My guess is no. It's a law, and it's going to take a whole heap to muck it up.

I don't know about academic logic but it seems to me that if the law of non-contradiction (A is not ~ A) is untrue even in a single case, then every thing anybody claims becomes nonsense, meaningless and gibberish. Because then if you say that there is a table in this room it would also mean that you are saying that there is not a table in this room. etc. (because then table means table and also non table).
I'm not going to be so quick to think that every self-referential sentence expresses a proposition. If a sentence doesn't express a proposition, then the sentence is not true, and no sentence that is not true because of that is a false sentence, for only sentences that express propositions can be true or false.
 
I don't know about academic logic but it seems to me that if the law of non-contradiction (A is not ~ A) is untrue even in a single case, then every thing anybody claims becomes nonsense, meaningless and gibberish. Because then if you say that there is a table in this room it would also mean that you are saying that there is not a table in this room. etc. (because then table means table and also non table).
I'm not going to be so quick to think that every self-referential sentence expresses a proposition. If a sentence doesn't express a proposition, then the sentence is not true, and no sentence that is not true because of that is a false sentence, for only sentences that express propositions can be true or false.
Yes.

And, to be explicit, I don't accept that "This sentence is false" expresses a proposition.
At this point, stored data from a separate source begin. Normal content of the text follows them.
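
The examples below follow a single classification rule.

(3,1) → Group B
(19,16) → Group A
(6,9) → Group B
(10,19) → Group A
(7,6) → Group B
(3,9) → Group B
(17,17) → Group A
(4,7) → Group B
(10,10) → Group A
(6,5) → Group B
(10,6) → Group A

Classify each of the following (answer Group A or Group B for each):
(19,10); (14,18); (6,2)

Group A, Group A, Group B

The rule appears to be: sum ≥ 16.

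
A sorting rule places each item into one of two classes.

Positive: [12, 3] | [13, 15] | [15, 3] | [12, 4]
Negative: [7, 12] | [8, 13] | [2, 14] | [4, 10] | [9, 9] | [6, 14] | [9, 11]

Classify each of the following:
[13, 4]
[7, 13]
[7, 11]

'Positive' ⟺ first ≥ 10.

Positive, Negative, Negative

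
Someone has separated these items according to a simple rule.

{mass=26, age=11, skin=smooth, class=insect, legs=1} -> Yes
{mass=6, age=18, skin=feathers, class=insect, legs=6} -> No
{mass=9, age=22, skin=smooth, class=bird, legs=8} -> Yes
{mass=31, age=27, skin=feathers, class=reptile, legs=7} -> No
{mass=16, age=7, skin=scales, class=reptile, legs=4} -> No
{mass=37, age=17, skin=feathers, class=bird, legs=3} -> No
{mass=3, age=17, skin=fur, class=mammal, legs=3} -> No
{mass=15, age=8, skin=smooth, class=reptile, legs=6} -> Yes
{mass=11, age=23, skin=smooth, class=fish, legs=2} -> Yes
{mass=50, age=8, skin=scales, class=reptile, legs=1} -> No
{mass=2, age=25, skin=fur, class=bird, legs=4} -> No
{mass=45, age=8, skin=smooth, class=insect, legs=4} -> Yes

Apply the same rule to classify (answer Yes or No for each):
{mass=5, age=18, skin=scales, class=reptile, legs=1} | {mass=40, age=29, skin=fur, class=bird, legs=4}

No, No

Rule: skin is smooth. This holds for each 'Yes' example and fails for each 'No' one.
{mass=5, age=18, skin=scales, class=reptile, legs=1} → skin is scales → No.
{mass=40, age=29, skin=fur, class=bird, legs=4} → skin is fur → No.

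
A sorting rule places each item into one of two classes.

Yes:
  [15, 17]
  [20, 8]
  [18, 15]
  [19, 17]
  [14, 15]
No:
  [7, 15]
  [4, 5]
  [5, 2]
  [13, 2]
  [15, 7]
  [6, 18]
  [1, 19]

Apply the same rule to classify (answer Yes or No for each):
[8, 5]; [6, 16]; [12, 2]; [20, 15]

Every 'Yes' example satisfies: sum ≥ 28. None of the 'No' examples do.
No: [8, 5], since 8+5 = 13. No: [6, 16], since 6+16 = 22. No: [12, 2], since 12+2 = 14. Yes: [20, 15], since 20+15 = 35.

No, No, No, Yes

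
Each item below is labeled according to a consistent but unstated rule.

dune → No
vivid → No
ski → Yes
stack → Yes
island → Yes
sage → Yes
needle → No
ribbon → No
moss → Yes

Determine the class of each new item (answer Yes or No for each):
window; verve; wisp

No, No, Yes

A rule that fits every label: contains 's' — true of each 'Yes' example, false of each 'No' one.
window: no 's' — doesn't qualify, so No.
verve: no 's' — doesn't qualify, so No.
wisp: has 's' — matches, so Yes.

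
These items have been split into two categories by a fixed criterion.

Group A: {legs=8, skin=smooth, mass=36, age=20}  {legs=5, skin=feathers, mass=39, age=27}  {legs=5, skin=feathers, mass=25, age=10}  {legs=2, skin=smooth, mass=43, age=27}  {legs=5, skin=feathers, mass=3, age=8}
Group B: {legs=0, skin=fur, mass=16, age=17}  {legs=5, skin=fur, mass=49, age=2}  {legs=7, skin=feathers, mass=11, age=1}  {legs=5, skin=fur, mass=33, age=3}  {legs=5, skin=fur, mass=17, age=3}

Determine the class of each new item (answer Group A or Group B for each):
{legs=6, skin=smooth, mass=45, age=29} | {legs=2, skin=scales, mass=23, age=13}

Group A, Group A

The classifier is using: age ≥ 8 AND legs ≥ 2.
{legs=6, skin=smooth, mass=45, age=29}: age = 29, legs = 6 — fits, so Group A. {legs=2, skin=scales, mass=23, age=13}: age = 13, legs = 2 — fits, so Group A.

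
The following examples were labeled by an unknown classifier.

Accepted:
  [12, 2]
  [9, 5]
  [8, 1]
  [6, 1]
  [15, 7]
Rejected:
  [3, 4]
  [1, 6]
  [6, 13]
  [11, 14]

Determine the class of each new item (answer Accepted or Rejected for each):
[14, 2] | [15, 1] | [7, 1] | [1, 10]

The simplest hypothesis consistent with all the labels is: first > second.
[14, 2]: 14 > 2, qualifies → Accepted.
[15, 1]: 15 > 1, qualifies → Accepted.
[7, 1]: 7 > 1, qualifies → Accepted.
[1, 10]: 1 < 10, does not fit → Rejected.

Accepted, Accepted, Accepted, Rejected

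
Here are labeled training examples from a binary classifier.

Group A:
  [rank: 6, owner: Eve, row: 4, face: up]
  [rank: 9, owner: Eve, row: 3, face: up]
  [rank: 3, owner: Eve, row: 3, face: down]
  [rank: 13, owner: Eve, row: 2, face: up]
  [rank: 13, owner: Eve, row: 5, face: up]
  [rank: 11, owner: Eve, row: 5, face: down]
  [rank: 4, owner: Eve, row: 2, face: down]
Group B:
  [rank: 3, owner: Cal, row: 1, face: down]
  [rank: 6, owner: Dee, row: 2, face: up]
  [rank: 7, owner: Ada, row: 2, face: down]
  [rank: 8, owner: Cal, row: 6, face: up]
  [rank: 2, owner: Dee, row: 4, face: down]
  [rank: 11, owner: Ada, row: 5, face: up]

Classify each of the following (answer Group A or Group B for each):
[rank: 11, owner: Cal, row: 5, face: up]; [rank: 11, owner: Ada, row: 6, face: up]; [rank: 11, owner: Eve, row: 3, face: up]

Group B, Group B, Group A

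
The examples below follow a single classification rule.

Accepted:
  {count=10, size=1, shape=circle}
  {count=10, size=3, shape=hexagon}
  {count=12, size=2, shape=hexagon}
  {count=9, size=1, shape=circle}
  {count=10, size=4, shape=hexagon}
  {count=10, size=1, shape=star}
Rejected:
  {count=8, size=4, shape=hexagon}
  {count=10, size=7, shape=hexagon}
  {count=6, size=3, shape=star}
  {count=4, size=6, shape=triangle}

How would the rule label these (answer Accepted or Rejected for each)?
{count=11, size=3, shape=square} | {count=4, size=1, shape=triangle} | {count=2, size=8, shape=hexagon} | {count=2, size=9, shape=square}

One predicate separates the groups cleanly: count ≥ 9 AND size ≤ 4.

Accepted, Rejected, Rejected, Rejected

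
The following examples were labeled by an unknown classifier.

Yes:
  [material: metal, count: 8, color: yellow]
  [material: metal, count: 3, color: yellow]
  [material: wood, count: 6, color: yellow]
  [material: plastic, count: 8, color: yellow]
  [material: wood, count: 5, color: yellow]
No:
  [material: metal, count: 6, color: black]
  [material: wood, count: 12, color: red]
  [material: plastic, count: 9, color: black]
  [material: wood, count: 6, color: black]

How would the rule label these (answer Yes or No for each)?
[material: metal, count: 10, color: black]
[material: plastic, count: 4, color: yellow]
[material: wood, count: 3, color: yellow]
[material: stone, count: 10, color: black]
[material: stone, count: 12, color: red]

Rule: color is yellow. This holds for each 'Yes' example and fails for each 'No' one.
[material: metal, count: 10, color: black]: color is black — does not satisfy this, so No.
[material: plastic, count: 4, color: yellow]: color is yellow — checks out, so Yes.
[material: wood, count: 3, color: yellow]: color is yellow — checks out, so Yes.
[material: stone, count: 10, color: black]: color is black — does not satisfy this, so No.
[material: stone, count: 12, color: red]: color is red — does not satisfy this, so No.

No, Yes, Yes, No, No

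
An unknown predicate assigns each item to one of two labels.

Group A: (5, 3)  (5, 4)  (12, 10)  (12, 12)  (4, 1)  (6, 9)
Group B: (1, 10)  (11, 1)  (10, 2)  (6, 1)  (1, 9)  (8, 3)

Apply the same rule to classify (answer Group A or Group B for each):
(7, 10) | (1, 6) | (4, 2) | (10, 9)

Group A, Group B, Group A, Group A

Rule: |first − second| ≤ 3. This holds for each 'Group A' example and fails for each 'Group B' one.
(7, 10): |7−10| = 3 — fits, so Group A. (1, 6): |1−6| = 5 — lacks this property, so Group B. (4, 2): |4−2| = 2 — fits, so Group A. (10, 9): |10−9| = 1 — fits, so Group A.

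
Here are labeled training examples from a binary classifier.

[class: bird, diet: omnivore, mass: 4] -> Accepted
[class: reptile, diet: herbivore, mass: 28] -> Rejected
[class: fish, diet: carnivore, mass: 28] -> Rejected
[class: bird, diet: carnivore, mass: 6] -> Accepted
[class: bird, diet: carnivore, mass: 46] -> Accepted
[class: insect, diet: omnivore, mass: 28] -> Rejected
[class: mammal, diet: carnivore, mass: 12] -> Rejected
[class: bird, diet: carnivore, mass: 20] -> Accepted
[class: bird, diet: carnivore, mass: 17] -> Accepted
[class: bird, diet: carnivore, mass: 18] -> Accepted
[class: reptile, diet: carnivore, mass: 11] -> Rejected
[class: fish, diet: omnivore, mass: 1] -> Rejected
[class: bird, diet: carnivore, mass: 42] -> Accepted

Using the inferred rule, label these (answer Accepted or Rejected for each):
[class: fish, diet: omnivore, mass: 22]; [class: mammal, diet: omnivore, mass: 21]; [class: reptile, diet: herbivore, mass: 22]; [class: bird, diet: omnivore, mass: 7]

The distinguishing property — class is bird — holds for all the 'Accepted' cases and none of the 'Rejected' cases.
[class: fish, diet: omnivore, mass: 22] — class is fish, hence Rejected. [class: mammal, diet: omnivore, mass: 21] — class is mammal, hence Rejected. [class: reptile, diet: herbivore, mass: 22] — class is reptile, hence Rejected. [class: bird, diet: omnivore, mass: 7] — class is bird, hence Accepted.

Rejected, Rejected, Rejected, Accepted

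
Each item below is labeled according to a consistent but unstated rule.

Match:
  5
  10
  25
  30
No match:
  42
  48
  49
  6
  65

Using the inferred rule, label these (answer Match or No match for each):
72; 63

No match, No match

The simplest hypothesis consistent with all the labels is: multiple of 5 AND at most 30.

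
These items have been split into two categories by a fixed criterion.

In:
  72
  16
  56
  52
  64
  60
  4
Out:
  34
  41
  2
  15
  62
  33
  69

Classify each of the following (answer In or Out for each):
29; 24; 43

Out, In, Out

The distinguishing property — multiple of 4 — holds for all the 'In' cases and none of the 'Out' cases.
29: Out (29 = 4·7 + 1). 24: In (24 = 4·6). 43: Out (43 = 4·10 + 3).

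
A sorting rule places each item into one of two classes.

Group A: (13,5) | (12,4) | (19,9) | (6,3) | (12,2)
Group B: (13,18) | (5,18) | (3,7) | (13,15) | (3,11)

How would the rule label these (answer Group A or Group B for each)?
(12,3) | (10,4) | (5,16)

Group A, Group A, Group B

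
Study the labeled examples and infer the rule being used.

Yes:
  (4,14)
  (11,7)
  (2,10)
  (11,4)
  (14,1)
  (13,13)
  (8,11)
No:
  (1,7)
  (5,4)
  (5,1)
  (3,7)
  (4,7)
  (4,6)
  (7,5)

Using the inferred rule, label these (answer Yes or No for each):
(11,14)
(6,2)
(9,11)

Yes, No, Yes

Rule: max ≥ 8. This holds for each 'Yes' example and fails for each 'No' one.
(11,14) → max 14 → Yes. (6,2) → max 6 → No. (9,11) → max 11 → Yes.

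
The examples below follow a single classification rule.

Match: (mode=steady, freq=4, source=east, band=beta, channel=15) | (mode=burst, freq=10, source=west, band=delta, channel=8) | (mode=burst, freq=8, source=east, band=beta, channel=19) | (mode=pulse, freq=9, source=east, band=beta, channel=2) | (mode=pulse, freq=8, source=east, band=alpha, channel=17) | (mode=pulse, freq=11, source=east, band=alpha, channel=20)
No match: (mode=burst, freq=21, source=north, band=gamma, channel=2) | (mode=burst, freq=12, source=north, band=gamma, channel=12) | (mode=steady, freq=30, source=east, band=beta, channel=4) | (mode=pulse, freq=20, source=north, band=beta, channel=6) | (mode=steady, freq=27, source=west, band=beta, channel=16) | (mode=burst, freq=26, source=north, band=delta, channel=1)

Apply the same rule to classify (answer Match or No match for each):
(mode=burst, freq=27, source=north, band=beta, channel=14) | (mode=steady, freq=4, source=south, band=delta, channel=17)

No match, Match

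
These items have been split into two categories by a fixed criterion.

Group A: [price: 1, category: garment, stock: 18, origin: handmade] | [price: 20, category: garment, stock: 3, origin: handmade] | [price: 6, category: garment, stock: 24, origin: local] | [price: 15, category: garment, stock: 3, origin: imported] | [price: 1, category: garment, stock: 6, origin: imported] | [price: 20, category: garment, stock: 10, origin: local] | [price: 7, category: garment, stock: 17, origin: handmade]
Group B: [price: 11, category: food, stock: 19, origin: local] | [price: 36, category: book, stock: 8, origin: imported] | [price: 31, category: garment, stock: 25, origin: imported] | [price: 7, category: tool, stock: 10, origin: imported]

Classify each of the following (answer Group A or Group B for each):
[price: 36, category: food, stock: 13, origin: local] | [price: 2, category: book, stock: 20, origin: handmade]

Group B, Group B

Rule: category is garment AND price ≤ 20. This holds for each 'Group A' example and fails for each 'Group B' one.
[price: 36, category: food, stock: 13, origin: local] — category is food, price = 36, hence Group B. [price: 2, category: book, stock: 20, origin: handmade] — category is book, price = 2, hence Group B.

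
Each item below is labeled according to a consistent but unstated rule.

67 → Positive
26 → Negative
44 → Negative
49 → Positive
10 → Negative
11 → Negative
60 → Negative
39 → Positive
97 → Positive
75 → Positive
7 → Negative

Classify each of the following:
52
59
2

Negative, Positive, Negative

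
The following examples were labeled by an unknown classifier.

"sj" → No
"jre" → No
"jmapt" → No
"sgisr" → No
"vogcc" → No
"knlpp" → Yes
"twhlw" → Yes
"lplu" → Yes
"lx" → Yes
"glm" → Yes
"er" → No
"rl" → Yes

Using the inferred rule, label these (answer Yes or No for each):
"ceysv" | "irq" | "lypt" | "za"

Every 'Yes' example satisfies: contains 'l'. None of the 'No' examples do.
"ceysv": no 'l', fails this test → No.
"irq": no 'l', fails this test → No.
"lypt": has 'l', satisfies this → Yes.
"za": no 'l', fails this test → No.

No, No, Yes, No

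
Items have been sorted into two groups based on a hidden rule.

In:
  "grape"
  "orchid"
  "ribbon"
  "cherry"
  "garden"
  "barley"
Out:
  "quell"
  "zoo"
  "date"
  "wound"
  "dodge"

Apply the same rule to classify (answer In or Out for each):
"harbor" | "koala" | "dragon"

Looking at the examples, the only property every 'In' case has and every 'Out' case lacks is: contains 'r'.
In: "harbor", since has 'r'. Out: "koala", since no 'r'. In: "dragon", since has 'r'.

In, Out, In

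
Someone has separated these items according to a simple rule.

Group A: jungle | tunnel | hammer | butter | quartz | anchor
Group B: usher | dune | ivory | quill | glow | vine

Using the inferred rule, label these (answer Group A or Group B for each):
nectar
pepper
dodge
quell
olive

Group A, Group A, Group B, Group B, Group B

The distinguishing property — length 6 — holds for all the 'Group A' cases and none of the 'Group B' cases.
nectar: Group A (length 6).
pepper: Group A (length 6).
dodge: Group B (length 5).
quell: Group B (length 5).
olive: Group B (length 5).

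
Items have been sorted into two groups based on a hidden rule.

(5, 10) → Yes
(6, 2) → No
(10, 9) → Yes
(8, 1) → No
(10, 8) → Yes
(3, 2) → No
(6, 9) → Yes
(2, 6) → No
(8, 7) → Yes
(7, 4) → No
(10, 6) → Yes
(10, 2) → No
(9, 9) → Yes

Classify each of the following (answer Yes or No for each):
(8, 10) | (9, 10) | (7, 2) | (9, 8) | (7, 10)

The rule appears to be: sum ≥ 15.

Yes, Yes, No, Yes, Yes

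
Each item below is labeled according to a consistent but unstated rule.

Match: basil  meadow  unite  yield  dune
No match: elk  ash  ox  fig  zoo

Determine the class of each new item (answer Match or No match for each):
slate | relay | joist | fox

A rule that fits every label: length ≥ 4 — true of each 'Match' example, false of each 'No match' one.
slate: Match (length 5).
relay: Match (length 5).
joist: Match (length 5).
fox: No match (length 3).

Match, Match, Match, No match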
I would also say that people saying that the sentence is meaningless are also correct. The sentence is linguistically acceptable and can be accepted as having a certain kind of meaning, namely that a syntactic machine could correctly reply to certain pointed questions about the sentence, such as "What sentence is said to be false?" etc. But precisely because the sentence is neither true nor false, we are unable to form a belief, however tentative, as to whether what it means is true or false, hence it has no meaning for us beyond its being syntactically acceptable.